Dans une société où les classes sociales étaient irrémédiablement étanches, Funmilayo Ransome-Kuti a réussi à mobiliser «aristocrates et analphabètes» en «une seule et même famille», l’Union des femmes d’Abeokuta.
Le tournage de la scène où 600 actrices et figurantes assaillent sous un soleil de plomb le palais du roi pour «prendre le pouvoir avec (leurs) vagins» donne encore des frissons à Bolanle Austen-Peters, qui «a pleuré pour la première fois sur un plateau».
Le film s’achève en 1955, date du décès de son époux et indéfectible soutien, le pasteur Israel Ransome-Kuti, et fait l’impasse sur les autres combats de la «lionne de Lisabi» : le droit de vote pour les femmes, l’indépendance du pays, finalement gagnée en 1960, et l’éducation des classes défavorisées.
Figure incontournable
Non sans s’attirer régulièrement les foudres du gouvernement nigérian et de ses alliés de l’ouest pour ses contacts avec la Chine et l’URSS en pleine guerre froide. Le parcours de cette féministe et anticolonialiste «nous inspire à vouloir changer le monde et à contribuer à la société», défend Bolanle Austen-Peters, pas sûre elle-même de se définir comme «féministe» mais «prête à se battre si on (la) discrédite à cause de son genre».
C’est l’objectif que cette ancienne avocate s’est fixé il y a vingt ans, lorsqu’elle a créé Terra Kulture, un lieu culturel à Lagos où elle a commencé à montrer ses premières comédies musicales, un genre alors sous-exploité au Nigeria, dont certaines, comme Wakaa et Saro, ont été jouées à Londres.

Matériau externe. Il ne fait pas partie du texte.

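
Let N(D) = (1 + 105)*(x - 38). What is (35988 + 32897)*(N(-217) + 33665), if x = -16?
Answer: 1924715785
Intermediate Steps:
N(D) = -5724 (N(D) = (1 + 105)*(-16 - 38) = 106*(-54) = -5724)
(35988 + 32897)*(N(-217) + 33665) = (35988 + 32897)*(-5724 + 33665) = 68885*27941 = 1924715785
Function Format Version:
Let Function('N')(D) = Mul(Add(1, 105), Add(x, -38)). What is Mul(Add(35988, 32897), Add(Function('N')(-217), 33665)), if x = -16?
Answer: 1924715785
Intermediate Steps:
Function('N')(D) = -5724 (Function('N')(D) = Mul(Add(1, 105), Add(-16, -38)) = Mul(106, -54) = -5724)
Mul(Add(35988, 32897), Add(Function('N')(-217), 33665)) = Mul(Add(35988, 32897), Add(-5724, 33665)) = Mul(68885, 27941) = 1924715785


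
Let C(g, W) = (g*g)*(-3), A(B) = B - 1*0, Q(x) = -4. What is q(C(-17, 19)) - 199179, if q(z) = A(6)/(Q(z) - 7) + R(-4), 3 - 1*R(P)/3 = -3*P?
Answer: -2191272/11 ≈ -1.9921e+5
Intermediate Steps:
A(B) = B (A(B) = B + 0 = B)
R(P) = 9 + 9*P (R(P) = 9 - (-9)*P = 9 + 9*P)
C(g, W) = -3*g² (C(g, W) = g²*(-3) = -3*g²)
q(z) = -303/11 (q(z) = 6/(-4 - 7) + (9 + 9*(-4)) = 6/(-11) + (9 - 36) = -1/11*6 - 27 = -6/11 - 27 = -303/11)
q(C(-17, 19)) - 199179 = -303/11 - 199179 = -2191272/11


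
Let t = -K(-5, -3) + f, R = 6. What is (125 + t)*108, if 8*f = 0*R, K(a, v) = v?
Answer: 13824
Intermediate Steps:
f = 0 (f = (0*6)/8 = (⅛)*0 = 0)
t = 3 (t = -1*(-3) + 0 = 3 + 0 = 3)
(125 + t)*108 = (125 + 3)*108 = 128*108 = 13824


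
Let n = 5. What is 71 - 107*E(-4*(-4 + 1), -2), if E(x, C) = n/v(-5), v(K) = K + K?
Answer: 249/2 ≈ 124.50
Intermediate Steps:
v(K) = 2*K
E(x, C) = -½ (E(x, C) = 5/((2*(-5))) = 5/(-10) = 5*(-⅒) = -½)
71 - 107*E(-4*(-4 + 1), -2) = 71 - 107*(-½) = 71 + 107/2 = 249/2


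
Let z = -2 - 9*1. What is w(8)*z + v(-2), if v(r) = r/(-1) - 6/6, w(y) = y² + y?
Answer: -791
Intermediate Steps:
w(y) = y + y²
v(r) = -1 - r (v(r) = r*(-1) - 6*⅙ = -r - 1 = -1 - r)
z = -11 (z = -2 - 9 = -11)
w(8)*z + v(-2) = (8*(1 + 8))*(-11) + (-1 - 1*(-2)) = (8*9)*(-11) + (-1 + 2) = 72*(-11) + 1 = -792 + 1 = -791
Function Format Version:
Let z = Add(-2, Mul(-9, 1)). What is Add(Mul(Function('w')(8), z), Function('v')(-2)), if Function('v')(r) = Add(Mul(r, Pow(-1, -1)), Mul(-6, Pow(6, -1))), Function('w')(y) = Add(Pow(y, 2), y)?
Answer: -791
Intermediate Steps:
Function('w')(y) = Add(y, Pow(y, 2))
Function('v')(r) = Add(-1, Mul(-1, r)) (Function('v')(r) = Add(Mul(r, -1), Mul(-6, Rational(1, 6))) = Add(Mul(-1, r), -1) = Add(-1, Mul(-1, r)))
z = -11 (z = Add(-2, -9) = -11)
Add(Mul(Function('w')(8), z), Function('v')(-2)) = Add(Mul(Mul(8, Add(1, 8)), -11), Add(-1, Mul(-1, -2))) = Add(Mul(Mul(8, 9), -11), Add(-1, 2)) = Add(Mul(72, -11), 1) = Add(-792, 1) = -791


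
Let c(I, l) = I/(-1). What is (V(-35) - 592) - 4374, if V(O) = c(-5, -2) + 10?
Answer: -4951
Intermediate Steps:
c(I, l) = -I (c(I, l) = I*(-1) = -I)
V(O) = 15 (V(O) = -1*(-5) + 10 = 5 + 10 = 15)
(V(-35) - 592) - 4374 = (15 - 592) - 4374 = -577 - 4374 = -4951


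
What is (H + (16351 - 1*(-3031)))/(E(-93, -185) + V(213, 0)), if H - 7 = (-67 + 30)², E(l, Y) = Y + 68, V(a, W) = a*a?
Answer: 10379/22626 ≈ 0.45872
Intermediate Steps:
V(a, W) = a²
E(l, Y) = 68 + Y
H = 1376 (H = 7 + (-67 + 30)² = 7 + (-37)² = 7 + 1369 = 1376)
(H + (16351 - 1*(-3031)))/(E(-93, -185) + V(213, 0)) = (1376 + (16351 - 1*(-3031)))/((68 - 185) + 213²) = (1376 + (16351 + 3031))/(-117 + 45369) = (1376 + 19382)/45252 = 20758*(1/45252) = 10379/22626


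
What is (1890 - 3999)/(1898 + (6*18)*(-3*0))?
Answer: -2109/1898 ≈ -1.1112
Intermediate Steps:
(1890 - 3999)/(1898 + (6*18)*(-3*0)) = -2109/(1898 + 108*0) = -2109/(1898 + 0) = -2109/1898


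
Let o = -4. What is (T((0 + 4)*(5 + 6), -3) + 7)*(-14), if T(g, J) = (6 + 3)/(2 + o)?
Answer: -35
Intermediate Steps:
T(g, J) = -9/2 (T(g, J) = (6 + 3)/(2 - 4) = 9/(-2) = 9*(-½) = -9/2)
(T((0 + 4)*(5 + 6), -3) + 7)*(-14) = (-9/2 + 7)*(-14) = (5/2)*(-14) = -35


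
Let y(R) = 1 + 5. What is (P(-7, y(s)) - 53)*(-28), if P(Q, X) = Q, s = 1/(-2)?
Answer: 1680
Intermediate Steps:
s = -½ ≈ -0.50000
y(R) = 6
(P(-7, y(s)) - 53)*(-28) = (-7 - 53)*(-28) = -60*(-28) = 1680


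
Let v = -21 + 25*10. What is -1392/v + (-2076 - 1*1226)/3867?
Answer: -6139022/885543 ≈ -6.9325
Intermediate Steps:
v = 229 (v = -21 + 250 = 229)
-1392/v + (-2076 - 1*1226)/3867 = -1392/229 + (-2076 - 1*1226)/3867 = -1392*1/229 + (-2076 - 1226)*(1/3867) = -1392/229 - 3302*1/3867 = -1392/229 - 3302/3867 = -6139022/885543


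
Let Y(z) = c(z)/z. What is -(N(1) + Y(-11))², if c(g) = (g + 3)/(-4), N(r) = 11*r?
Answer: -14161/121 ≈ -117.03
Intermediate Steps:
c(g) = -¾ - g/4 (c(g) = (3 + g)*(-¼) = -¾ - g/4)
Y(z) = (-¾ - z/4)/z
-(N(1) + Y(-11))² = -(11*1 + (¼)*(-3 - 1*(-11))/(-11))² = -(11 + (¼)*(-1/11)*(-3 + 11))² = -(11 + (¼)*(-1/11)*8)² = -(11 - 2/11)² = -(119/11)² = -1*14161/121 = -14161/121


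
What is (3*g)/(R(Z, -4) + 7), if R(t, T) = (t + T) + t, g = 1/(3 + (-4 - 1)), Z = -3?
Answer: 1/2 ≈ 0.50000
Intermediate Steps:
g = -1/2 (g = 1/(3 - 5) = 1/(-2) = -1/2 ≈ -0.50000)
R(t, T) = T + 2*t (R(t, T) = (T + t) + t = T + 2*t)
(3*g)/(R(Z, -4) + 7) = (3*(-1/2))/((-4 + 2*(-3)) + 7) = -3/(2*((-4 - 6) + 7)) = -3/(2*(-10 + 7)) = -3/2/(-3) = -3/2*(-1/3) = 1/2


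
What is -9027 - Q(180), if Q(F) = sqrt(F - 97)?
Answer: -9027 - sqrt(83) ≈ -9036.1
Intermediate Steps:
Q(F) = sqrt(-97 + F)
-9027 - Q(180) = -9027 - sqrt(-97 + 180) = -9027 - sqrt(83)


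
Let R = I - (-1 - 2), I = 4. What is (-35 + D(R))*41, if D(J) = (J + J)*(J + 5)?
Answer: 5453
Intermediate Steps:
R = 7 (R = 4 - (-1 - 2) = 4 - 1*(-3) = 4 + 3 = 7)
D(J) = 2*J*(5 + J) (D(J) = (2*J)*(5 + J) = 2*J*(5 + J))
(-35 + D(R))*41 = (-35 + 2*7*(5 + 7))*41 = (-35 + 2*7*12)*41 = (-35 + 168)*41 = 133*41 = 5453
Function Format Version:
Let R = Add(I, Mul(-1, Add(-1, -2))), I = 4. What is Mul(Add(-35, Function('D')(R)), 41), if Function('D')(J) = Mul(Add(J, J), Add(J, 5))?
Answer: 5453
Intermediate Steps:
R = 7 (R = Add(4, Mul(-1, Add(-1, -2))) = Add(4, Mul(-1, -3)) = Add(4, 3) = 7)
Function('D')(J) = Mul(2, J, Add(5, J)) (Function('D')(J) = Mul(Mul(2, J), Add(5, J)) = Mul(2, J, Add(5, J)))
Mul(Add(-35, Function('D')(R)), 41) = Mul(Add(-35, Mul(2, 7, Add(5, 7))), 41) = Mul(Add(-35, Mul(2, 7, 12)), 41) = Mul(Add(-35, 168), 41) = Mul(133, 41) = 5453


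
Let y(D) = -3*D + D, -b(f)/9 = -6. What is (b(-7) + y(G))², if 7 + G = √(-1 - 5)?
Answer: 4600 - 272*I*√6 ≈ 4600.0 - 666.26*I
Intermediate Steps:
b(f) = 54 (b(f) = -9*(-6) = 54)
G = -7 + I*√6 (G = -7 + √(-1 - 5) = -7 + √(-6) = -7 + I*√6 ≈ -7.0 + 2.4495*I)
y(D) = -2*D
(b(-7) + y(G))² = (54 - 2*(-7 + I*√6))² = (54 + (14 - 2*I*√6))² = (68 - 2*I*√6)²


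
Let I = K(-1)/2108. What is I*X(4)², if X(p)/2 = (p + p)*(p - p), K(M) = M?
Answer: 0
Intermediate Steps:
X(p) = 0 (X(p) = 2*((p + p)*(p - p)) = 2*((2*p)*0) = 2*0 = 0)
I = -1/2108 ≈ -0.00047438
I*X(4)² = -1/2108*0² = -1/2108*0 = 0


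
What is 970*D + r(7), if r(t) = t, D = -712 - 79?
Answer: -767263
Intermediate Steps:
D = -791
970*D + r(7) = 970*(-791) + 7 = -767270 + 7 = -767263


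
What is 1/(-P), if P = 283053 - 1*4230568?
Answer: 1/3947515 ≈ 2.5332e-7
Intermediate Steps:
P = -3947515 (P = 283053 - 4230568 = -3947515)
1/(-P) = 1/(-1*(-3947515)) = 1/3947515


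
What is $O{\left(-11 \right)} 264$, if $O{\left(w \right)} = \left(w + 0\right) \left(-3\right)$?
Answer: $8712$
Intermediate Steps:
$O{\left(w \right)} = - 3 w$ ($O{\left(w \right)} = w \left(-3\right) = - 3 w$)
$O{\left(-11 \right)} 264 = \left(-3\right) \left(-11\right) 264 = 33 \cdot 264 = 8712$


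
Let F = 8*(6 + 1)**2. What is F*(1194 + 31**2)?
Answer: 844760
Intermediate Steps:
F = 392 (F = 8*7**2 = 8*49 = 392)
F*(1194 + 31**2) = 392*(1194 + 31**2) = 392*(1194 + 961) = 392*2155 = 844760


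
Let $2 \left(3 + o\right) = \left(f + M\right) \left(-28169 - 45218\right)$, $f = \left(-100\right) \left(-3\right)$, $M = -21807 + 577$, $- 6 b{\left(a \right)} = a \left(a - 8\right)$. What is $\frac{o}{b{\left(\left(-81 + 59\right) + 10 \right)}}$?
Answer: $- \frac{95999369}{5} \approx -1.92 \cdot 10^{7}$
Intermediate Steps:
$b{\left(a \right)} = - \frac{a \left(-8 + a\right)}{6}$ ($b{\left(a \right)} = - \frac{a \left(a - 8\right)}{6} = - \frac{a \left(-8 + a\right)}{6}$)
$M = -21230$
$f = 300$
$o = 767994952$ ($o = -3 + \frac{\left(300 - 21230\right) \left(-28169 - 45218\right)}{2} = -3 + \frac{\left(-20930\right) \left(-73387\right)}{2} = -3 + \frac{1}{2} \cdot 1535989910 = -3 + 767994955 = 767994952$)
$\frac{o}{b{\left(\left(-81 + 59\right) + 10 \right)}} = \frac{767994952}{\frac{1}{6} \left(\left(-81 + 59\right) + 10\right) \left(8 - \left(\left(-81 + 59\right) + 10\right)\right)} = \frac{767994952}{\frac{1}{6} \left(-22 + 10\right) \left(8 - \left(-22 + 10\right)\right)} = \frac{767994952}{\frac{1}{6} \left(-12\right) \left(8 - -12\right)} = \frac{767994952}{\frac{1}{6} \left(-12\right) \left(8 + 12\right)} = \frac{767994952}{\frac{1}{6} \left(-12\right) 20} = \frac{767994952}{-40} = 767994952 \left(- \frac{1}{40}\right) = - \frac{95999369}{5}$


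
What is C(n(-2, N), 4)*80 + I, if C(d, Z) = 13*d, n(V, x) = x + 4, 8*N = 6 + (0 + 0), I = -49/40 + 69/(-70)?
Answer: 1382581/280 ≈ 4937.8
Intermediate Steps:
I = -619/280 (I = -49*1/40 + 69*(-1/70) = -49/40 - 69/70 = -619/280 ≈ -2.2107)
N = ¾ (N = (6 + (0 + 0))/8 = (6 + 0)/8 = (⅛)*6 = ¾ ≈ 0.75000)
n(V, x) = 4 + x
C(n(-2, N), 4)*80 + I = (13*(4 + ¾))*80 - 619/280 = (13*(19/4))*80 - 619/280 = (247/4)*80 - 619/280 = 4940 - 619/280 = 1382581/280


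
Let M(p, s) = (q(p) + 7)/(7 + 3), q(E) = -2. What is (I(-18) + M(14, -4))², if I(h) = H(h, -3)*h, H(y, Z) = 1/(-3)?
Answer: 169/4 ≈ 42.250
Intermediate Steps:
H(y, Z) = -⅓
M(p, s) = ½ (M(p, s) = (-2 + 7)/(7 + 3) = 5/10 = 5*(⅒) = ½)
I(h) = -h/3
(I(-18) + M(14, -4))² = (-⅓*(-18) + ½)² = (6 + ½)² = (13/2)² = 169/4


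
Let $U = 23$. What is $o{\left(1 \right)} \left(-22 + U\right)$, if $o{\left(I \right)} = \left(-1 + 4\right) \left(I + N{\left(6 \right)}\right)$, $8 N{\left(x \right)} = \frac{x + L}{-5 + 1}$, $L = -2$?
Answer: $\frac{21}{8} \approx 2.625$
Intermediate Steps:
$N{\left(x \right)} = \frac{1}{16} - \frac{x}{32}$ ($N{\left(x \right)} = \frac{\left(x - 2\right) \frac{1}{-5 + 1}}{8} = \frac{\left(-2 + x\right) \frac{1}{-4}}{8} = \frac{\left(-2 + x\right) \left(- \frac{1}{4}\right)}{8} = \frac{\frac{1}{2} - \frac{x}{4}}{8} = \frac{1}{16} - \frac{x}{32}$)
$o{\left(I \right)} = - \frac{3}{8} + 3 I$ ($o{\left(I \right)} = \left(-1 + 4\right) \left(I + \left(\frac{1}{16} - \frac{3}{16}\right)\right) = 3 \left(I + \left(\frac{1}{16} - \frac{3}{16}\right)\right) = 3 \left(I - \frac{1}{8}\right) = 3 \left(- \frac{1}{8} + I\right) = - \frac{3}{8} + 3 I$)
$o{\left(1 \right)} \left(-22 + U\right) = \left(- \frac{3}{8} + 3 \cdot 1\right) \left(-22 + 23\right) = \left(- \frac{3}{8} + 3\right) 1 = \frac{21}{8} \cdot 1 = \frac{21}{8}$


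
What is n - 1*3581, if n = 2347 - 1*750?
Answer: -1984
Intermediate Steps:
n = 1597 (n = 2347 - 750 = 1597)
n - 1*3581 = 1597 - 1*3581 = 1597 - 3581 = -1984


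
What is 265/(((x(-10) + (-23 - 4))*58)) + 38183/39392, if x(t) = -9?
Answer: 8660903/10281312 ≈ 0.84239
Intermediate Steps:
265/(((x(-10) + (-23 - 4))*58)) + 38183/39392 = 265/(((-9 + (-23 - 4))*58)) + 38183/39392 = 265/(((-9 - 27)*58)) + 38183*(1/39392) = 265/((-36*58)) + 38183/39392 = 265/(-2088) + 38183/39392 = 265*(-1/2088) + 38183/39392 = -265/2088 + 38183/39392 = 8660903/10281312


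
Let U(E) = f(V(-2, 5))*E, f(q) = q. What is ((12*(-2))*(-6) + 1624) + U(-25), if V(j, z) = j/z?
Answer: 1778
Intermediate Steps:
U(E) = -2*E/5 (U(E) = (-2/5)*E = (-2*⅕)*E = -2*E/5)
((12*(-2))*(-6) + 1624) + U(-25) = ((12*(-2))*(-6) + 1624) - ⅖*(-25) = (-24*(-6) + 1624) + 10 = (144 + 1624) + 10 = 1768 + 10 = 1778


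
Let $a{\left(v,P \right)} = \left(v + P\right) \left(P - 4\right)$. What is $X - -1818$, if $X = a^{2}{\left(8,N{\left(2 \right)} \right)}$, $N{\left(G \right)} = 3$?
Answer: $1939$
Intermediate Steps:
$a{\left(v,P \right)} = \left(-4 + P\right) \left(P + v\right)$ ($a{\left(v,P \right)} = \left(P + v\right) \left(-4 + P\right) = \left(-4 + P\right) \left(P + v\right)$)
$X = 121$ ($X = \left(3^{2} - 12 - 32 + 3 \cdot 8\right)^{2} = \left(9 - 12 - 32 + 24\right)^{2} = \left(-11\right)^{2} = 121$)
$X - -1818 = 121 - -1818 = 121 + 1818 = 1939$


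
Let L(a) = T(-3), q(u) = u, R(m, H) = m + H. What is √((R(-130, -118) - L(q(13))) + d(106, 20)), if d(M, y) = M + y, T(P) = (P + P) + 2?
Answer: I*√118 ≈ 10.863*I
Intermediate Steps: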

Elle s’est ensuite lancée dans la production et la réalisation de films, notamment avec le long métrage 93 Days (2016), sur l’épidémie d’Ebola, ajoutant sa touche au monstre «nollywoodien», le Nigeria étant la deuxième industrie cinématographique au monde en termes de quantité de films produits, juste derrière l’Inde.
Aujourd’hui, Terra Kulture est aussi un lieu de formation pour de jeunes aspirants professionnels du spectacle, mais «on peut encore faire mieux en termes d’impact», notamment «pour les prochaines générations», confie Bolanle Austen-Peters, 55 ans et désormais figure incontournable de l’industrie nigériane du divertissement, qui compte à son actif plusieurs coproductions Netflix.
Le dernier film de Bolanle Austen-Peters, simplement titré Funmilayo Ransome-Kuti, a déjà été adoubé : il a remporté les prix du meilleur scénario et meilleur long métrage au festival international du Film d’Afrique, ainsi que celui du meilleur scénario aux Africa Magic Viewers’ Choice Awards.